MW: I hear you. Just because you’re a frat bro with a camera doesn’t mean you’re qualified to direct a superhero movie, nor does it make your edgelord take on superheroes particularly insightful. Here’s why I love Superman - his greatest superpower isn’t flight or super-strength or invulnerability. It’s his selflessness. Here’s someone who could have anything, take anything, rule anywhere or anyone he cared to, and instead he uses that power exclusively to help other people.

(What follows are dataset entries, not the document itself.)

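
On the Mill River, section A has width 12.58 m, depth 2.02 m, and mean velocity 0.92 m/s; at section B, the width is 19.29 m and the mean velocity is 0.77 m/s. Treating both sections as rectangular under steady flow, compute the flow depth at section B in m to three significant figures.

1.57 m

Q = A₁V₁ = (12.58×2.02) × 0.92 = 23.38 m³/s
d₂ = Q/(b₂ V₂) = 23.38/(19.29×0.77) = 1.574 m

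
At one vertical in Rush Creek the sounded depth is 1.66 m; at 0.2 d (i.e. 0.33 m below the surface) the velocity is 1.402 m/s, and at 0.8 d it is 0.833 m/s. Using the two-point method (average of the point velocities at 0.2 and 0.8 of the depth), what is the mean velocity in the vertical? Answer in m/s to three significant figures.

v̄ = (1.402 + 0.833) / 2 = 1.118 m/s

1.12 m/s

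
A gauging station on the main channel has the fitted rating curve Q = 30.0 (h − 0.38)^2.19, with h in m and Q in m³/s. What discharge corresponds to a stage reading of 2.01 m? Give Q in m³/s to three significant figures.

Q = 30.0 × (2.01 − 0.38)^2.19 = 30.0 × 1.63^2.19 = 87.46 m³/s

87.5 m³/s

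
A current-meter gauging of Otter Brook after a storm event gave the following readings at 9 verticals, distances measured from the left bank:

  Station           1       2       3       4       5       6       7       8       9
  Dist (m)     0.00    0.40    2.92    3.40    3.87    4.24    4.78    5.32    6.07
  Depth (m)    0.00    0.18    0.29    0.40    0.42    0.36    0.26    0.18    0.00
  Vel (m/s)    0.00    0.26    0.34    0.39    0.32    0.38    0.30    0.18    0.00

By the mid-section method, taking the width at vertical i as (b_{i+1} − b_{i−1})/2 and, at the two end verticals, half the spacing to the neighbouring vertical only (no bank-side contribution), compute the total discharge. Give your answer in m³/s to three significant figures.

w_2 = (2.92 − 0.00)/2 = 1.46 m; q_2 = 0.26 × 0.18 × 1.46 = 0.06833 m³/s
w_3 = (3.40 − 0.40)/2 = 1.5 m; q_3 = 0.34 × 0.29 × 1.5 = 0.1479 m³/s
w_4 = (3.87 − 2.92)/2 = 0.475 m; q_4 = 0.39 × 0.40 × 0.475 = 0.07410 m³/s
w_5 = (4.24 − 3.40)/2 = 0.42 m; q_5 = 0.32 × 0.42 × 0.42 = 0.05645 m³/s
w_6 = (4.78 − 3.87)/2 = 0.455 m; q_6 = 0.38 × 0.36 × 0.455 = 0.06224 m³/s
w_7 = (5.32 − 4.24)/2 = 0.54 m; q_7 = 0.30 × 0.26 × 0.54 = 0.04212 m³/s
w_8 = (6.07 − 4.78)/2 = 0.645 m; q_8 = 0.18 × 0.18 × 0.645 = 0.02090 m³/s
Stations 1, 9 contribute zero (depth or velocity is 0).
Q = Σ qᵢ = 0.4720 m³/s

0.472 m³/s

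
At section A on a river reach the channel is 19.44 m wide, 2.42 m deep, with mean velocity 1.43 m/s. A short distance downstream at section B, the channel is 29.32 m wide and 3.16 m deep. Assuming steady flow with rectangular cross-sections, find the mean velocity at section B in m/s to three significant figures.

0.726 m/s

Q = A₁V₁ = (19.44×2.42) × 1.43 = 67.27 m³/s
A₂ = 29.32 × 3.16 = 92.65 m²
V₂ = Q/A₂ = 67.27/92.65 = 0.7261 m/s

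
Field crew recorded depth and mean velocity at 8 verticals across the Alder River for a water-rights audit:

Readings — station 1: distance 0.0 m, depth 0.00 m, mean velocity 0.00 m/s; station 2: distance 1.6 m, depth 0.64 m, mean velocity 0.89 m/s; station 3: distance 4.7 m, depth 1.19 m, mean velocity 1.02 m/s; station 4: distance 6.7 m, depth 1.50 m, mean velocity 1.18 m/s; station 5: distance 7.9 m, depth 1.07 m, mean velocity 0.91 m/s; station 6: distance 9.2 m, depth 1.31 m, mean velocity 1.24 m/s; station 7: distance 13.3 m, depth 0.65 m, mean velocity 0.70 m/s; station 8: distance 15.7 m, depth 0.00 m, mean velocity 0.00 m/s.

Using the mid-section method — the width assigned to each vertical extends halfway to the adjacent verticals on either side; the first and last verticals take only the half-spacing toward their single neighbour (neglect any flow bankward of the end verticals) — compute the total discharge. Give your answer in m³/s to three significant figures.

w_2 = (4.7 − 0.0)/2 = 2.35 m; q_2 = 0.89 × 0.64 × 2.35 = 1.339 m³/s
w_3 = (6.7 − 1.6)/2 = 2.55 m; q_3 = 1.02 × 1.19 × 2.55 = 3.095 m³/s
w_4 = (7.9 − 4.7)/2 = 1.6 m; q_4 = 1.18 × 1.50 × 1.6 = 2.832 m³/s
w_5 = (9.2 − 6.7)/2 = 1.25 m; q_5 = 0.91 × 1.07 × 1.25 = 1.217 m³/s
w_6 = (13.3 − 7.9)/2 = 2.7 m; q_6 = 1.24 × 1.31 × 2.7 = 4.386 m³/s
w_7 = (15.7 − 9.2)/2 = 3.25 m; q_7 = 0.70 × 0.65 × 3.25 = 1.479 m³/s
Stations 1, 8 contribute zero (depth or velocity is 0).
Q = Σ qᵢ = 14.35 m³/s

14.3 m³/s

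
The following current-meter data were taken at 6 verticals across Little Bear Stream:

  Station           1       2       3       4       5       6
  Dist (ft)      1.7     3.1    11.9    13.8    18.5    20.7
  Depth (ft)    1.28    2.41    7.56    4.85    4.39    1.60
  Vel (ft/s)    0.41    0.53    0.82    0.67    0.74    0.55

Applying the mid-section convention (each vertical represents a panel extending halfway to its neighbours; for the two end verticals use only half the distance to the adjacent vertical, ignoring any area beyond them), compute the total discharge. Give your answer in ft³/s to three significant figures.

62.9 ft³/s

w_1 = (3.1 − 1.7)/2 = 0.7 ft; q_1 = 0.41 × 1.28 × 0.7 = 0.3674 ft³/s
w_2 = (11.9 − 1.7)/2 = 5.1 ft; q_2 = 0.53 × 2.41 × 5.1 = 6.514 ft³/s
w_3 = (13.8 − 3.1)/2 = 5.35 ft; q_3 = 0.82 × 7.56 × 5.35 = 33.17 ft³/s
w_4 = (18.5 − 11.9)/2 = 3.3 ft; q_4 = 0.67 × 4.85 × 3.3 = 10.72 ft³/s
w_5 = (20.7 − 13.8)/2 = 3.45 ft; q_5 = 0.74 × 4.39 × 3.45 = 11.21 ft³/s
w_6 = (20.7 − 18.5)/2 = 1.1 ft; q_6 = 0.55 × 1.60 × 1.1 = 0.9680 ft³/s
Q = Σ qᵢ = 62.95 ft³/s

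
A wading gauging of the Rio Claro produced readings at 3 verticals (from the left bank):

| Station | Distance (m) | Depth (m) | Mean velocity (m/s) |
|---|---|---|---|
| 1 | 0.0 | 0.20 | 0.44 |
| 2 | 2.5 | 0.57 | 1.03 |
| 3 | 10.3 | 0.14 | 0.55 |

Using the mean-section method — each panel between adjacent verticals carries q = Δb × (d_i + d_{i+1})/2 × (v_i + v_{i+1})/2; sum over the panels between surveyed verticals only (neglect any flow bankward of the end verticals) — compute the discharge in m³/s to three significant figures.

Panel 1-2: Δb = 2.5 m, d̄ = (0.20+0.57)/2 = 0.385, v̄ = (0.44+1.03)/2 = 0.735 → q = 2.5×0.385×0.735 = 0.7074 m³/s
Panel 2-3: Δb = 7.8 m, d̄ = (0.57+0.14)/2 = 0.355, v̄ = (1.03+0.55)/2 = 0.79 → q = 7.8×0.355×0.79 = 2.188 m³/s
Q = Σ q = 2.895 m³/s

2.89 m³/s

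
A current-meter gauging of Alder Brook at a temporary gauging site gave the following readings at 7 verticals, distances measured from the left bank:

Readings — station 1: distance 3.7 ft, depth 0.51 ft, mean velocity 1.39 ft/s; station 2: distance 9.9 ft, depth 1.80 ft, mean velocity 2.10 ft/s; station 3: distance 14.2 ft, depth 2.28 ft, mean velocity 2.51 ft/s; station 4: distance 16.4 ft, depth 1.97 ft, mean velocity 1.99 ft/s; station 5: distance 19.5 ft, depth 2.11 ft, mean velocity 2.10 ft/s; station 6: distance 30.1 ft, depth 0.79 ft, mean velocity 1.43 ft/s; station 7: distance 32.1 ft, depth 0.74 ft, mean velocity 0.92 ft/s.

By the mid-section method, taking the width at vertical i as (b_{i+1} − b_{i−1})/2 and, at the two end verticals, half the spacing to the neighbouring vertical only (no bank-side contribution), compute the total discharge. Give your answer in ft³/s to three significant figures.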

Every time I hear someone bitch about how Superman has no “conflict” or “drama,” my eye roll could power Los Angeles for a day. No conflict? Every moment of every day, he has to choose who to save because he can’t be everywhere all at once. Imagine living every waking moment as a doctor forced to prioritize an emergency room as big as the world. That’s a heavy weight. No drama? He has to hide who he really is simply in order to function in the world and to do his job well and stay stable. Clark Kent is an emotional necessity if Superman wants to feel of us rather than apart from us. Moreover, Clark is a necessary disguise because Superman requires an unfiltered view of the human race and its needs and wants. Otherwise, he’s Tom Brady at a sports bar 24 hours a day, surrounded by fans and sycophants who can’t help but make him feel apart and alone and disconnected because of his stature. There’s no one else quite like him in the world. His eyes can see colors that there are no names for. They can tell whether or not you’re being honest by watching how the synapses fire in your amygdala or smelling your pheromones. He and only he knows the sound bullets make when they bounce off of living flesh. The hurdles he faces when it comes to feeling like a part of the human community are immense.
Of course he remains relevant. He stands for empathy, kindness, and acceptance in a nation that places less and less importance on these virtues every day. He’s what we want our better natures to be. Superman reminds us that kindness is power. That compassion is power. That helping others in need without expectation for reward is of benefit to us as well as to them. That bullying and punching down is just wrong. These are values that he teaches us as children that we’re able to carry with us the rest of our lives, and we’re reminded of this every time we see someone wearing his “S” on a t-shirt or a baseball cap. That “S” symbol is our silent acknowledgment to one another that we recognize those values as achievable goals we should be striving for.
CH: I want to ask about the multiverse some more, which you know a thing or two about. Once upon a time, it was novel and almost entirely the domain of comic books. But it’s an idea that has permeated pop culture for the past several years, from Marvel and DC films, to TV, and was even at the heart of last year’s Best Picture winner Everything Everywhere All at Once. Do you feel the ubiquity of it has robbed the narrative device of the potency it once had?